A lot of the issues that we’re dealing with now really get down to cultural change and tactics, techniques and procedures: how are we going to operate, how do we actually defend things given these pools of information that we have available? And how do I make it available to, say, the Air Force, which might be hosting their capability on my virtual data center? They’re responsible and accountable for that application, but they need visibility into what’s going on from the Internet access points, the data center sensors and so on. So how we fuse all of that together is a big amount of work that’s going on at CSAAC now.
We have a lot of challenges right now; how do we improve cybersecurity, improve operational effectiveness and really drive down cost and become more agile? Balancing and finding solutions that enable us to do all of those things is a really tricky problem, but one we’ve invested heavily in and one where we’re making a lot of good headway.
What do you see coming in CSAAC’s future? What’s next?
One of the areas we’re working on is what we’re doing with our mission partners — Air Force is a really big one. We have operations centers, they have operations centers, so how do we get the right visibility into information for all of our mission partners and ourselves? A big part of JIE is moving to this enterprise operations center construct … the notion is tying together all of these different operations centers so we can have one consistent way of looking at information.
We’re also looking at how we use the commercial cloud. How much of that integration, how much of that tying-in of the data feeds — versus just tippers and certain events occurring — do we need? And a bigger problem set, one that we’re spending a lot of effort on now, is how do I integrate all of the different feeds that we have?
At DoD we have the NIPRNet, which is our unclassified network. We have very finite points for access, gateways to the Internet, so we have a number of sensors that exist throughout our infrastructure. The Internet access points, basically the doorsteps to each base, the data centers, and so on. We can take all that information and fuse it together to form a picture. So the question is, if we now have capabilities out in the commercial cloud and it’s not on our network, how do we get the same level of visibility to be able to defend and operate those capabilities? And a more important question, do I need the ability to defend the capabilities that are out in the commercial cloud?
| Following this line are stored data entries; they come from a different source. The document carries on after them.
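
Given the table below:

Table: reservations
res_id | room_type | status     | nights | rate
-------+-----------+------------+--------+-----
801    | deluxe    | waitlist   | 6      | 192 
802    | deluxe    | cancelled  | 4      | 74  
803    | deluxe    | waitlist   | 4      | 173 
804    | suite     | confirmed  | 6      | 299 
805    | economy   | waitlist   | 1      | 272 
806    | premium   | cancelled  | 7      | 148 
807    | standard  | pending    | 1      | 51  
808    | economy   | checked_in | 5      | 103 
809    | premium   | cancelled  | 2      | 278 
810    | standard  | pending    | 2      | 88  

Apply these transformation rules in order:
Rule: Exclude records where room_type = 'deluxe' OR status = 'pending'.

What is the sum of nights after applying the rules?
21

Step 1: Find records where room_type = 'deluxe' OR status = 'pending'
Step 2: 5 records match, summing to 17
Step 3: Original sum: 38
Step 4: Remaining sum = 38 - 17 = 21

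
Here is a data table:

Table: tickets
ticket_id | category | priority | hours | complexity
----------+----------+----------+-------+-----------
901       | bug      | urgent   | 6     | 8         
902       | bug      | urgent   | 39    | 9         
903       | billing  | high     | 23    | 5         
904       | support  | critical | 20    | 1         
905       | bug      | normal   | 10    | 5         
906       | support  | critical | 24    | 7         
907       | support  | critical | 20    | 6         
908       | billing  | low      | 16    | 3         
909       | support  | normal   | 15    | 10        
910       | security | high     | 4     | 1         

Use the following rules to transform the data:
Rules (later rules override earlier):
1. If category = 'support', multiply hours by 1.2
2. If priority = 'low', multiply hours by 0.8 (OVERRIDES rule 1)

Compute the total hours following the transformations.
189.6

Step 1: Rule 2 takes priority for records with priority = 'low'
  - 1 records: 16 × 0.8 = 12.8
Step 2: Rule 1 applies to remaining records with category = 'support'
  - 4 records: 79 × 1.2 = 94.8
Step 3: Other records unchanged: 82
Step 4: Final sum = 12.8 + 94.8 + 82 = 189.6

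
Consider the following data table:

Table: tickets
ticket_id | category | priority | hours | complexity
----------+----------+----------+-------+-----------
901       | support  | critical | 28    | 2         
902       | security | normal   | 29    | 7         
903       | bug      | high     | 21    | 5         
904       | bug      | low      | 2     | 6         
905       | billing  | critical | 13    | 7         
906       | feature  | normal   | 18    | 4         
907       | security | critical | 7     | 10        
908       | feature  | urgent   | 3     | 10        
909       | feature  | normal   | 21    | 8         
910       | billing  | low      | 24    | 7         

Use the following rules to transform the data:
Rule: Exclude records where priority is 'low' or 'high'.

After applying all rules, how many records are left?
7

Step 1: Count records to exclude
  - 2 (low) + 1 (high) = 3 records
Step 2: Total records: 10
Step 3: Remaining = 10 - 3 = 7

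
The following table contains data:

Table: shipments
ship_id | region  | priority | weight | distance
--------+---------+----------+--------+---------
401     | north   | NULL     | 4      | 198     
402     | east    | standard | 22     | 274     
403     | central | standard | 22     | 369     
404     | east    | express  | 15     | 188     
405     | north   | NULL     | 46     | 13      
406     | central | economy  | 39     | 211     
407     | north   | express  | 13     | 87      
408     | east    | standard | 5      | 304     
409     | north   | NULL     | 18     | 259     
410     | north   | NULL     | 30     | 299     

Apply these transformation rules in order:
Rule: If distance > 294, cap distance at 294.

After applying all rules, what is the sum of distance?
2112

Step 1: 3 records have distance > 294
Step 2: These records originally summed to 972
Step 3: After capping: 3 × 294 = 882
Step 4: Unaffected records sum: 1230
Step 5: Final sum = 882 + 1230 = 2112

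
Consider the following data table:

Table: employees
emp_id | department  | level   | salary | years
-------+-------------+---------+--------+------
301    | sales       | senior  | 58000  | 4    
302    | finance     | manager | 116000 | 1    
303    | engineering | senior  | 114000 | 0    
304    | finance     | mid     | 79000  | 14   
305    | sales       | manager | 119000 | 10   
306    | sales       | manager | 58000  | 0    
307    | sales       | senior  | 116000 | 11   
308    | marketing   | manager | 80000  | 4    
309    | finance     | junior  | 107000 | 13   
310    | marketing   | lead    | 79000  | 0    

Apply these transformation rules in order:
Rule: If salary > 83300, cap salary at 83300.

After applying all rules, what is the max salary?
83300

Step 1: Original maximum salary = 119000
Step 2: Apply cap at 83300
Step 3: 5 records had salary > 83300 and were capped
Step 4: Maximum after transformation = 83300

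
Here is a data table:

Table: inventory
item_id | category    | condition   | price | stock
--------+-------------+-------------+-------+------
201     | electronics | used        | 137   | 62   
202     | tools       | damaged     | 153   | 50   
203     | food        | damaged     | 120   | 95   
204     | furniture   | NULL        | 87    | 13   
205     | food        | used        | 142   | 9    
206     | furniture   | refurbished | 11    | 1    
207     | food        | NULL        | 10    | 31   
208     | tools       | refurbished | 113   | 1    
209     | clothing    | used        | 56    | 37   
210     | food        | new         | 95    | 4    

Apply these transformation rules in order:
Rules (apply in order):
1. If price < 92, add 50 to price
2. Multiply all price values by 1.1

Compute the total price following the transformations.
1236.4

Step 1: Apply Rule 1 - Add 50 to records with price < 92
  - 4 records affected: 164 + (4 × 50) = 364
  - Unaffected records: 760
  - Sum after Rule 1: 1124
Step 2: Apply Rule 2 - Multiply all by 1.1
  - 1124 × 1.1 = 1236.4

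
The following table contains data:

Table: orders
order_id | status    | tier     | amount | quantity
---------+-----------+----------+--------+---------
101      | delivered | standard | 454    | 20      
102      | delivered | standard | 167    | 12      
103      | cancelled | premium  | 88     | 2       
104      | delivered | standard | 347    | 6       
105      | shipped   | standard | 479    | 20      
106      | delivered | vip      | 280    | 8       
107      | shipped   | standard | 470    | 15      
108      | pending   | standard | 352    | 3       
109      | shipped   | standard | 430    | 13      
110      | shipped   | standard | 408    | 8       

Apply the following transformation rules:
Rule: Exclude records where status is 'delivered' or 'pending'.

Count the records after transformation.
5

Step 1: Count records to exclude
  - 4 (delivered) + 1 (pending) = 5 records
Step 2: Total records: 10
Step 3: Remaining = 10 - 5 = 5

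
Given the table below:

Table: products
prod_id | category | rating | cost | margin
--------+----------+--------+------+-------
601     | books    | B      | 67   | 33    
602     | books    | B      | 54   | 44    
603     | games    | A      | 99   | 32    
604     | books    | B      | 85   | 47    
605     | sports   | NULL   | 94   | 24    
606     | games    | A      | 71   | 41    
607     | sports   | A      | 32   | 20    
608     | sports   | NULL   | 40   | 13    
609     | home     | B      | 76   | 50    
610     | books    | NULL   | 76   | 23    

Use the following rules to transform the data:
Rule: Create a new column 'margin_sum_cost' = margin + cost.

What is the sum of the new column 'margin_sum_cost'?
1021

Step 1: For each record, compute margin + cost
Example calculations:
  33 + 67 = 100
  44 + 54 = 98
  32 + 99 = 131
  ...
Step 2: Sum all derived values
Step 3: Total = 1021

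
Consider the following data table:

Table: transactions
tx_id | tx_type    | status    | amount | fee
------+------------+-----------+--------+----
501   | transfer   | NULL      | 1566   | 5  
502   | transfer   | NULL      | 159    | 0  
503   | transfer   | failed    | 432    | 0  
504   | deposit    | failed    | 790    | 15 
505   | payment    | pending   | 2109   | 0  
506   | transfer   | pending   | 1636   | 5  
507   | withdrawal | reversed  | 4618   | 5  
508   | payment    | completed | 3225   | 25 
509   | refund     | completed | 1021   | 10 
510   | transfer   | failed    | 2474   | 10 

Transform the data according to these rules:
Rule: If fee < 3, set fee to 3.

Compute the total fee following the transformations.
84

Step 1: 3 records have fee < 3
Step 2: These records originally summed to 0
Step 3: After setting to minimum: 3 × 3 = 9
Step 4: Unaffected records sum: 75
Step 5: Final sum = 9 + 75 = 84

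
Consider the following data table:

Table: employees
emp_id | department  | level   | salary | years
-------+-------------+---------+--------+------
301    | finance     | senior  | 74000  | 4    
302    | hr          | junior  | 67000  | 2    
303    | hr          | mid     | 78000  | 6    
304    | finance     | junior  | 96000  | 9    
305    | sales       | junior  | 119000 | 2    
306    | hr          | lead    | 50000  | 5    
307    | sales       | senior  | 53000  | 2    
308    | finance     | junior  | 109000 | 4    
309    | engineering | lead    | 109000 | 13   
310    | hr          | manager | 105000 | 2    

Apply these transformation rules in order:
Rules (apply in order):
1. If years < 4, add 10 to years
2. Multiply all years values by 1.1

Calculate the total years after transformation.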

Where does this effort fit in with DISA’s broader mission?
We have three factors, three challenge areas, that kind of form how we make our trade space.
The first is operational effectiveness — that is what we exist for. For example, in the network, how do I increase bandwidth? How do I enable all of the end customers and mission partners to have more bandwidth? Inside the enterprise services, it’s how do [we] add more functionality into existing capabilities?
The second one of our pillars is cybersecurity. That is an area that from basically the bottom up, every single capability we design has cybersecurity in mind. We have a lot of experience with techniques that people use to try and get at our capabilities, so we build those defenses in from the ground up and then we also provide capabilities that we use to better operate and defend the department’s network, computing centers and other capabilities. So there’s certain cybersecurity tools that we bring to the forefront and are there explicitly for the purpose of securing the infrastructure.
The third is how do we cut costs? How do we ultimately drive down the cost to our mission partners with the services we provide and drive down the costs of us providing the services ourselves? We basically use that as our decision calculus. A lot of the decisions we make on how to provide computing and networks are going to be factored in with how do we do this as cost-effectively as possible, how do we maintain cybersecurity and how do we ideally increase operational effectiveness? Fundamentally, where we go is to take those factors, balance them and then make [a] decision as to how to best provide services to the department.
Whenever you’re providing a capability to multiple different organizations ... it’s very difficult to balance the needs of all those different organizations together and provide that central solution. With [cybersecurity], it’s very much a rapidly evolving, complex landscape that we have to defend.